Religious Education Curriculum
Principles and Purpose of our RE Curriculum
The study of Religious Education is central to building a society that learns from the past and builds to the future. Through RE pupils have a chance to develop culturally, emotionally, intellectually, socially, and spiritually. The study of RE is key to our personal growth and, through the development of effective written and spoken communication, it is the foundation of our learning and our understanding of the world in which we live. In our school RE equips our students to be citizens who can communicate their thoughts and ideas clearly and have the emotional intelligence to listen to and understand the views of others even if those views are counter to their own. By studying international religions and culture we hope that children will develop a love of their world and a deep understanding of the religious and cultural differences that exist.

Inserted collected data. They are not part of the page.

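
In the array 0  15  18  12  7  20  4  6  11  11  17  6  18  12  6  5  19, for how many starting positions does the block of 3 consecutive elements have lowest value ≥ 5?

11

(0, 15, 18) → min 0
(15, 18, 12) → min 12  ≥ 5 ✓
(18, 12, 7) → min 7  ≥ 5 ✓
(12, 7, 20) → min 7  ≥ 5 ✓
(7, 20, 4) → min 4
(20, 4, 6) → min 4
(4, 6, 11) → min 4
(6, 11, 11) → min 6  ≥ 5 ✓
(11, 11, 17) → min 11  ≥ 5 ✓
(11, 17, 6) → min 6  ≥ 5 ✓
(17, 6, 18) → min 6  ≥ 5 ✓
(6, 18, 12) → min 6  ≥ 5 ✓
(18, 12, 6) → min 6  ≥ 5 ✓
(12, 6, 5) → min 5  ≥ 5 ✓
(6, 5, 19) → min 5  ≥ 5 ✓
11 windows satisfy the condition.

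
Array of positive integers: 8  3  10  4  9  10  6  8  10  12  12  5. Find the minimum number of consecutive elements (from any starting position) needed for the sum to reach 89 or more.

11

add 8: running sum 8 < 89
add 3: running sum 11 < 89
add 10: running sum 21 < 89
add 4: running sum 25 < 89
add 9: running sum 34 < 89
add 10: running sum 44 < 89
add 6: running sum 50 < 89
add 8: running sum 58 < 89
add 10: running sum 68 < 89
add 12: running sum 80 < 89
add 12: shortest ending here [8, 3, 10, 4, 9, 10, 6, 8, 10, 12, 12] sum 92, len 11
add 5: shortest ending here [3, 10, 4, 9, 10, 6, 8, 10, 12, 12, 5] sum 89, len 11
Shortest qualifying length: 11.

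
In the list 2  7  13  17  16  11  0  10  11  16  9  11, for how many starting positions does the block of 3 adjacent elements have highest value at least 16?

2 7 13 → max 13
7 13 17 → max 17  ≥ 16 ✓
13 17 16 → max 17  ≥ 16 ✓
17 16 11 → max 17  ≥ 16 ✓
16 11 0 → max 16  ≥ 16 ✓
11 0 10 → max 11
0 10 11 → max 11
10 11 16 → max 16  ≥ 16 ✓
11 16 9 → max 16  ≥ 16 ✓
16 9 11 → max 16  ≥ 16 ✓
7 windows satisfy the condition.

7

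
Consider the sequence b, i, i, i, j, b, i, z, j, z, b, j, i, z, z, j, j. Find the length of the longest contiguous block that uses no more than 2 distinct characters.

[b] 1 distinct, len 1
[b, i] 2 distinct, len 2
[b, i, i] 2 distinct, len 3
[b, i, i, i] 2 distinct, len 4
[i, i, i, j] 2 distinct, len 4
[j, b] 2 distinct, len 2
[b, i] 2 distinct, len 2
[i, z] 2 distinct, len 2
[z, j] 2 distinct, len 2
[z, j, z] 2 distinct, len 3
[z, b] 2 distinct, len 2
[b, j] 2 distinct, len 2
[j, i] 2 distinct, len 2
[i, z] 2 distinct, len 2
[i, z, z] 2 distinct, len 3
[z, z, j] 2 distinct, len 3
[z, z, j, j] 2 distinct, len 4
Longest length with ≤2 distinct: 4.

4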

To enable students to develop a love and appreciation for Religious Education, we deliver a broad and balanced knowledge and skills curriculum looking at major world religions and the culture of the peoples who follow them, as well as the influence of religion on human rights and social justice. We teach an appreciation for the contribution that religion and faith have made to popular culture in Britain and across the world. We want our children to understand how great the great religions have shaped thinking and captured the feeling and ideas of varying periods in time. Our children should leave TRS will an understanding of the importance of an understanding of religion and how it has shaped and continues to shape the world in which we live.

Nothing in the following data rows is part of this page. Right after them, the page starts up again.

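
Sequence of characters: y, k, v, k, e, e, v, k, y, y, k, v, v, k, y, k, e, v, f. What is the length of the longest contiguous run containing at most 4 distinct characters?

18

Extend right; when distinct count exceeds 4, shrink from the left:
[y] 1 distinct, len 1
[y, k] 2 distinct, len 2
[y, k, v] 3 distinct, len 3
[y, k, v, k] 3 distinct, len 4
[y, k, v, k, e] 4 distinct, len 5
[y, k, v, k, e, e] 4 distinct, len 6
[y, k, v, k, e, e, v] 4 distinct, len 7
[y, k, v, k, e, e, v, k] 4 distinct, len 8
[y, k, v, k, e, e, v, k, y] 4 distinct, len 9
[y, k, v, k, e, e, v, k, y, y] 4 distinct, len 10
[y, k, v, k, e, e, v, k, y, y, k] 4 distinct, len 11
[y, k, v, k, e, e, v, k, y, y, k, v] 4 distinct, len 12
[y, k, v, k, e, e, v, k, y, y, k, v, v] 4 distinct, len 13
[y, k, v, k, e, e, v, k, y, y, k, v, v, k] 4 distinct, len 14
[y, k, v, k, e, e, v, k, y, y, k, v, v, k, y] 4 distinct, len 15
[y, k, v, k, e, e, v, k, y, y, k, v, v, k, y, k] 4 distinct, len 16
[y, k, v, k, e, e, v, k, y, y, k, v, v, k, y, k, e] 4 distinct, len 17
[y, k, v, k, e, e, v, k, y, y, k, v, v, k, y, k, e, v] 4 distinct, len 18
[k, e, v, f] 4 distinct, len 4
Longest length with ≤4 distinct: 18.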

Here we explore these principles in the context of the RE Curriculum:
• Entitlement: All pupils have the right to study the core units of the United Learning RE curriculum, which expose students to key religious and non-religious views that have deeply affected the lives of people.
• Coherence: The RE curriculum is planned with carefully sequenced lessons and aims to provide a narrative to religious and non-religious views. The RE curriculum considers the disciplines which sit underneath the subject and makes powerful links to English, History and Geography in particular.

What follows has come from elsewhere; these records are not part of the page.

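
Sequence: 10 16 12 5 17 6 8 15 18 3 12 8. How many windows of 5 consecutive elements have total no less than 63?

1

[10, 16, 12, 5, 17] → sum 60
[16, 12, 5, 17, 6] → sum 56
[12, 5, 17, 6, 8] → sum 48
[5, 17, 6, 8, 15] → sum 51
[17, 6, 8, 15, 18] → sum 64  ≥ 63 ✓
[6, 8, 15, 18, 3] → sum 50
[8, 15, 18, 3, 12] → sum 56
[15, 18, 3, 12, 8] → sum 56
1 window satisfy the condition.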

• Mastery: Students are expected to ‘get better’ at RE as they progress through the curriculum
• Adaptability: The RE curriculum contains core units which all schools are expected to teach, however, we also provide optional units for schools to have flexibility in teaching RE within their local context. Lessons are centrally planned by the Subject Advisor, but schools are expected to adapt these lessons for their local context and the individual classes they teach.
• Representation: The RE curriculum is planned with diversity and inclusion in mind. All students should see themselves within the RE curriculum as it covers a great variety of traditions and perspectives. We also explicitly deal with issues of equality within the curriculum.
• Education with character: Through exposure to the big ideas of religious and non-religious belief, students have explicit opportunities for spiritual, moral, social and cultural development.